Glamsterdam is Ethereum’s next major upgrade and is currently projected to roll out in the first half of 2026. That schedule places Hegota tentatively in the second half of the year, extending a faster release cadence than the network has historically followed.
The updated timeline reflects a shift in development strategy. Core contributors are aiming to deliver protocol changes more frequently rather than grouping many upgrades into releases that occur about once a year.
The approach follows criticism from parts of the Ethereum community earlier this year. Some users and builders argued that protocol development was not keeping pace with the network’s growth and rising technical demands.
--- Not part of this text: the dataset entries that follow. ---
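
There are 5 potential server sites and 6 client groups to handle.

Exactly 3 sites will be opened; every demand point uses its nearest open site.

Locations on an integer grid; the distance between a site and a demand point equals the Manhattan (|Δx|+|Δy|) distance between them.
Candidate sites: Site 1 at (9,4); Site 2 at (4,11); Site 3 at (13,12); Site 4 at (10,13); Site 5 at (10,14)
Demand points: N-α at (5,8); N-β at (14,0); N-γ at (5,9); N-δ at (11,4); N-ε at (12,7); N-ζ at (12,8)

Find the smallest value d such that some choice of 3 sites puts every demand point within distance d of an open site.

9

Open {Site 1, Site 2, Site 3}.
  Farthest demand point is N-β at distance 9 (to Site 1); all others are ≤ 9.
With {Site 1, Site 2, Site 4} the worst case is 9.
With {Site 1, Site 2, Site 5} the worst case is 9.
No size-3 selection achieves below 9.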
Developers are expected to finalize the full scope of Glamsterdam at their next meeting in early January. Because of that timeline, no major Ethereum Improvement Proposals are expected to be formally announced for Hegota until at least February.
Even so, early discussion has begun around possible components of the upgrade. One likely source of features is work deferred from Glamsterdam due to time or complexity constraints.
In previous Ethereum upgrades, proposals that did not make a release were often moved to the following one. Developers anticipate a similar pattern with the transition from Glamsterdam to Hegota.
Initial conversations around Hegota have included Verkle Trees, a data structure intended to help nodes store and verify large volumes of information more efficiently. If adopted, the change could lower hardware requirements for node operators and make it easier for more participants to run nodes.
As with past upgrades, the name Hegota follows Ethereum’s convention of combining a Devcon host city with a star name. The title draws from Bogota for the execution layer and Heze for the consensus layer.
In a recent blog post, the Ethereum Foundation said Fusaka shipped PeerDAS alongside multiple minor features and noted that developers are now outlining the subsequent Hegota upgrade for the Ethereum.